A recent post on Reddit brought to my attention the fact that scams, whilst not all that common at the moment, do happen from time to time on crowd-funding websites. In the past I’ve mainly come across projects that have already gained momentum and media coverage, so have had no reason to consider the legitimacy of the information presented, nor the fact that scam projects could slip through the vetting process that the websites themselves have in place.
The recent scam ‘project’ that i’m referring to on IndieGoGo was removed within 48 hours of it gaining attention over at r/Android – no doubt a fair few users reported it for being fraudulent. Without going into too much detail, the product being advertised was a clear scam; a smartphone offering technology that market leading manufacturers are nowhere near to producing. Naturally it gained no backing, but it does demonstrate how easy it can be for projects to be approved. This one was easy to spot because its proposals were so ludicrous, but one that sounds more reasonable by not being so ambitious in its offerings may not gain such widespread attention and could dupe a few early adopters.
Naturally, crowd-sourcing websites will want to do their best to keep scam products away, although the criteria for listing a product differs between each. Kickstarter has made its regulations stricter having had several projects fail on delivery and a new site called Christie Street, which hosts the Doorbot campaign that we covered earlier this month, has gone one step further when it comes to protecting buyers. Each proposed product must go through an audit conducted by the founder himself.

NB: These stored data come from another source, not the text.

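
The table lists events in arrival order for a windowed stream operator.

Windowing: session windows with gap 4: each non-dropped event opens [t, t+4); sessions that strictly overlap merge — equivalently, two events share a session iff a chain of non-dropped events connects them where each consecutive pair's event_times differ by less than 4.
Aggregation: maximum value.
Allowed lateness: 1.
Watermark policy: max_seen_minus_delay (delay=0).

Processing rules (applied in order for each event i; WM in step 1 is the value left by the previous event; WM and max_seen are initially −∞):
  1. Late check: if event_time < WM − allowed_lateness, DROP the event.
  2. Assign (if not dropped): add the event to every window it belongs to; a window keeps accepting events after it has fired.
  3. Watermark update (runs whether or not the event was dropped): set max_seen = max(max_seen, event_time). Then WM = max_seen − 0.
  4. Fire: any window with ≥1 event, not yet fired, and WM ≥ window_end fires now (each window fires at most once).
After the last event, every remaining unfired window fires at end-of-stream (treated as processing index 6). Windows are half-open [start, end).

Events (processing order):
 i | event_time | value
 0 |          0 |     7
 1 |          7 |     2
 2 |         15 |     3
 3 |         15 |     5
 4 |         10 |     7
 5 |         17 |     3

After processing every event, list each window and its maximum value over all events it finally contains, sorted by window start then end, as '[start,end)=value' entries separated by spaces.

[0,4)=7 [7,11)=2 [15,21)=5

i=0 t=0 v=7: → [0,4); WM=0
i=1 t=7 v=2: → [7,11); WM=7
i=2 t=15 v=3: → [15,19); WM=15
i=3 t=15 v=5: → [15,19); WM=15
i=4 t=10 v=7: DROP (t<15-1); WM=15
i=5 t=17 v=3: → [15,21); WM=17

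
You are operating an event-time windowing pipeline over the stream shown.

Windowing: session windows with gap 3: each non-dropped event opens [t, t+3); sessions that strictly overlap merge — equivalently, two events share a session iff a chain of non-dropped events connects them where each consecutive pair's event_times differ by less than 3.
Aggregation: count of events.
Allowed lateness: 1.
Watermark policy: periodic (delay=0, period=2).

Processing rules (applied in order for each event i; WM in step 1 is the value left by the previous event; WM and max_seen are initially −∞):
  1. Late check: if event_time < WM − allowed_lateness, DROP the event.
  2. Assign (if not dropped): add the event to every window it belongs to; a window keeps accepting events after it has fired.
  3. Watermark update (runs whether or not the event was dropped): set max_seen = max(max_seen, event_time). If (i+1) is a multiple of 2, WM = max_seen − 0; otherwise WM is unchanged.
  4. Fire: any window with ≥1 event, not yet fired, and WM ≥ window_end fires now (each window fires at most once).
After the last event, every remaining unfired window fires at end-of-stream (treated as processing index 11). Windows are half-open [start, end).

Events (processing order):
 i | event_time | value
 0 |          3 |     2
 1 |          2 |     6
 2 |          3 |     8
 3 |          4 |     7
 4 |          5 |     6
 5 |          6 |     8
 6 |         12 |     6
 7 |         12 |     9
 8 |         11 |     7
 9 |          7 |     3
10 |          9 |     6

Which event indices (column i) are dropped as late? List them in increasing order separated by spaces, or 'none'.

9 10

i=0 t=3 v=2: → [3,6); WM=−∞
i=1 t=2 v=6: → [2,6); WM=3
i=2 t=3 v=8: → [2,6); WM=3
i=3 t=4 v=7: → [2,7); WM=4
i=4 t=5 v=6: → [2,8); WM=4
i=5 t=6 v=8: → [2,9); WM=6
i=6 t=12 v=6: → [12,15); WM=6
i=7 t=12 v=9: → [12,15); WM=12
i=8 t=11 v=7: → [11,15); WM=12
i=9 t=7 v=3: DROP (t<12-1); WM=12
i=10 t=9 v=6: DROP (t<12-1); WM=12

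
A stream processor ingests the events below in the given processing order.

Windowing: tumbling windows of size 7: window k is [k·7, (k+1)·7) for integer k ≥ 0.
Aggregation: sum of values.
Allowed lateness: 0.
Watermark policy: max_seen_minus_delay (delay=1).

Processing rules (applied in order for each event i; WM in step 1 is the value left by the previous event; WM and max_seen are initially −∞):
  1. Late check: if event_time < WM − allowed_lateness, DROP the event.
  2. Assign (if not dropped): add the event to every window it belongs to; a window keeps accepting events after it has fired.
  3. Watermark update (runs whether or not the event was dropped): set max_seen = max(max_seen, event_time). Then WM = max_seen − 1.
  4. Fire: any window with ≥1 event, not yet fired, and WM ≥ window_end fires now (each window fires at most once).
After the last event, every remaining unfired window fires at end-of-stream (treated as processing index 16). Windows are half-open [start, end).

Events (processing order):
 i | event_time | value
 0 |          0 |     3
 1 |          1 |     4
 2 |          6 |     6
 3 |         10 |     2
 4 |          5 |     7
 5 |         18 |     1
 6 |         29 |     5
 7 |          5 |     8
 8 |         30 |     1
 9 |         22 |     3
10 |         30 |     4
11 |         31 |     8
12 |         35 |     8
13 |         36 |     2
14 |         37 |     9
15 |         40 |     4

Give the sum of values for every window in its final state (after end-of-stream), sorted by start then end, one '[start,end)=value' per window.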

With better known websites tightening up on security, it will create the opportunity for new sites that are willing to relax their entry criteria a little. This approach will appeal to those that want to get their product listed on a crowd-funding site, but can’t meet the requirements of the likes of Kickstarter and Christie street. These sites will rely more on community policing than their own internal mechanisms and will still no doubt offer some great deals to the buyer, but will be more risky to shop on.
If you do plan to back a product on any site before it’s gained a good level of coverage, it’s always worth having a look into the background of its creators. If it’s a legitimate product they’ll be putting their name to it from the start and will have some proven credentials to put to their name. Even if a product has gained a few thousand in backing when you come to consider, that’s not to say that those already backing it have taken a cautious approach. Generally the communities built around crowd-sourced projects will be good at self-policing, but there will always be one or two scam projects that slip through the net.